Phil: There are some readers (I hardly believe it, but I'm told) to whom my Satires seem too bold.
Friend: Phil, you know, you catch more flies with honey than with vinegar.
Phil: Fine, but how am I with flattery to cure the wealthy of vanity?
Friend: To each client the client's own vices. Who are we to judge? We are here but to serve. We help clients live their values and pass them on to their children. It is noble work we do.
Phil: If a client had syphyllis would you work with him to pass it on to his children? How then can we work to pass along the clients' vice and folly, their hypocrisy, though they call it "family values"?
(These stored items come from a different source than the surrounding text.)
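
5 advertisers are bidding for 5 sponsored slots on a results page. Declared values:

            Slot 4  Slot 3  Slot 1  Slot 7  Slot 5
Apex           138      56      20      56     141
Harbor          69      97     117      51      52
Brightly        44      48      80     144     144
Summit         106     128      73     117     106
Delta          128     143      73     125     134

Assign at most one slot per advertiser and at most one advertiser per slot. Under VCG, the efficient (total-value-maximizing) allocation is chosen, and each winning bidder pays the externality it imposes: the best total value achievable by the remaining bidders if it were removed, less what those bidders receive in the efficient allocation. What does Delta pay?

Efficient allocation: Apex→Slot 4 ($138), Harbor→Slot 1 ($117), Brightly→Slot 7 ($144), Summit→Slot 3 ($128), Delta→Slot 5 ($134); total welfare W = $661.
Delta receives Slot 5 at value $134, so the others get W − 134 = $527.
Without Delta: best allocation of the remaining 4 bidders over all 5 slots is Apex→Slot 5 ($141), Harbor→Slot 1 ($117), Brightly→Slot 7 ($144), Summit→Slot 3 ($128), total $530.
VCG payment = (others' best without Delta) − (others' welfare with Delta) = 530 − 527 = $3.

Delta pays $3.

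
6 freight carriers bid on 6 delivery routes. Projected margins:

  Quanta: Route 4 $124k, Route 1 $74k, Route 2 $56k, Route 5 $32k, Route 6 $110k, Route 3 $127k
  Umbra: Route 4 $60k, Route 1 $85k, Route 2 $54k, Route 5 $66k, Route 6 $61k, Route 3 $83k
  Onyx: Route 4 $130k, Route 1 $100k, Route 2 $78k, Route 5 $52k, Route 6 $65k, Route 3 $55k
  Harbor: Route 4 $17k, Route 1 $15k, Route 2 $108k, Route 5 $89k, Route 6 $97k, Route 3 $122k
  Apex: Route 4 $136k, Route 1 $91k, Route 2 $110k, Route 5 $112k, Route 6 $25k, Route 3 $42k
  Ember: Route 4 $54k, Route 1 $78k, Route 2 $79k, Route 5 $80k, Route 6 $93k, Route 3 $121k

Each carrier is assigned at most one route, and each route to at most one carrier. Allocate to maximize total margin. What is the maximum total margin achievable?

Max total: $666k

Optimal: Quanta→Route 6 ($110k), Umbra→Route 1 ($85k), Onyx→Route 4 ($130k), Harbor→Route 2 ($108k), Apex→Route 5 ($112k), Ember→Route 3 ($121k) — total 110+85+130+108+112+121 = $666k.
Row-greedy (each carrier in turn takes its best remaining route) gives $655k, worse by 11.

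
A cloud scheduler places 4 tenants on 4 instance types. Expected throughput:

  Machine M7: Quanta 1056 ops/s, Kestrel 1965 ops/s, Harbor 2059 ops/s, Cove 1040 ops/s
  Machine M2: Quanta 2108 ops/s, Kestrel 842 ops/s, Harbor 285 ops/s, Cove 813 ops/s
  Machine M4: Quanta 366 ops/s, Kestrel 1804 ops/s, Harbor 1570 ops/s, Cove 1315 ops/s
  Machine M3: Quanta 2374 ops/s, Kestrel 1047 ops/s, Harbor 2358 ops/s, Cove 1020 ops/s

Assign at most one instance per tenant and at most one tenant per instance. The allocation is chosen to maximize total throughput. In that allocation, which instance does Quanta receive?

This is a one-to-one assignment (maximum-weight bipartite matching).
Optimal: Quanta→Machine M2 (2108 ops/s), Kestrel→Machine M7 (1965 ops/s), Harbor→Machine M3 (2358 ops/s), Cove→Machine M4 (1315 ops/s) — total 2108+1965+2358+1315 = 7746 ops/s.
Max-entry greedy (repeatedly take the single best remaining cell) gives 7050 ops/s, worse by 696.
Next-best assignment: Quanta→Machine M2, Kestrel→Machine M4, Harbor→Machine M3, Cove→Machine M7 = 7310 ops/s.
No other one-to-one assignment exceeds 7746 ops/s.
Quanta's own top instance is Machine M3 (2374 ops/s), but forcing Quanta→Machine M3 and reassigning the rest optimally gives only 7050 ops/s — worse by 696.

Quanta receives Machine M2.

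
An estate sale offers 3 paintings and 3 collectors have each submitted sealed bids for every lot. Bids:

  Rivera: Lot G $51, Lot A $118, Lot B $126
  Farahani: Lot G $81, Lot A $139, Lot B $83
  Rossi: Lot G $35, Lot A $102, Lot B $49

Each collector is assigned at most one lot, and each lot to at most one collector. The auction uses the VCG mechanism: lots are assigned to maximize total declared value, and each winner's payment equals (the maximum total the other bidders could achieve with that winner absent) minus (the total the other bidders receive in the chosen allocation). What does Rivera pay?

Rivera pays $5.

Efficient allocation: Rivera→Lot B ($126), Farahani→Lot G ($81), Rossi→Lot A ($102); total welfare W = $309.
Rivera receives Lot B at value $126, so the others get W − 126 = $183.
Without Rivera: best allocation of the remaining 2 bidders over all 3 lots is Farahani→Lot A ($139), Rossi→Lot B ($49), total $188.
VCG payment = (others' best without Rivera) − (others' welfare with Rivera) = 188 − 183 = $5.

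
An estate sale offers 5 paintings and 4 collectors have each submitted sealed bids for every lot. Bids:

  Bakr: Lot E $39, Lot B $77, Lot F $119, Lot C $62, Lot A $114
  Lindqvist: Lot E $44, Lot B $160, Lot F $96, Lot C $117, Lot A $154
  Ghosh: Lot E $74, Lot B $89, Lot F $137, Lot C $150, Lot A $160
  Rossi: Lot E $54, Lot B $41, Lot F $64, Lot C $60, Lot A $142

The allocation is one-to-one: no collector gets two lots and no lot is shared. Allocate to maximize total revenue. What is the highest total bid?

Maximum total: $571

Optimal: Bakr→Lot F ($119), Lindqvist→Lot B ($160), Ghosh→Lot C ($150), Rossi→Lot A ($142) — total 119+160+150+142 = $571.
Column-greedy (each lot in turn goes to its best remaining collector) gives $413, worse by 158.
Next-best assignment: Bakr→Lot C, Lindqvist→Lot B, Ghosh→Lot F, Rossi→Lot A = $501.
Every other assignment is strictly worse.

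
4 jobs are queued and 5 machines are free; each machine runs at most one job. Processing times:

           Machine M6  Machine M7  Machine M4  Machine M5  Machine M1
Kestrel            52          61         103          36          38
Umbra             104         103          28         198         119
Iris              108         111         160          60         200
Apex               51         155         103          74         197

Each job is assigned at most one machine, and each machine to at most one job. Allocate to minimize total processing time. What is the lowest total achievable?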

Friend: Syphyllis is a disease. Corruption is in the eye of the beholder. Who are we to judge what is high or low, noble or debased, healthy or corrupt, authentic or hypocritical, in good faith or bad faith? A tree is judged by its fruits. What have been the fruits of your labors? How many have you cured? How much have you earned? How many referrals do you get? With your tart tongue you injure only yourself. No one basically cares what a loser like you thinks. Look at you! Naked on a sack of garbage. And if you don't mind my saying so, you really do stink.
Phil: I have the empire within.
Friend: You mean you are insane? Everyone says so. And you yourself admit that you are at best a World Class Fool.
Phil: Here in the Dumpster on the mildewing pile of great books, I.....
Friend: Phil, if you will excuse me, there goes Bill Gates. Bill! Bill! Brilliant speech at Davos! I have read it 1,000 times and have only begun to assimiliate its wisdom. Yes, I have blogged it every day and will until you return my calls!
End Note: Provided as a public service for the instruction of advisors to wealth by Dr. Amrit Chadwallah, curator of the Gifthub Dumpster-Ready Satire Collection: "Please compare this satire by our unique and irreplaceable genius, our national treasure, Phil Cubeta, with the original counterfeit here." Authorial note: Please for that matter compare Dr. Chadwallah to Martinus Scriblerus. And if you would be so kind as to compare me to Diogenes, or Lear's Fool, or even Thersites, I would be much obliged. Now if you will excuse me I am re-reading the Dunciad in search of a cure for madness. We are all mad and the prognosis does not look good.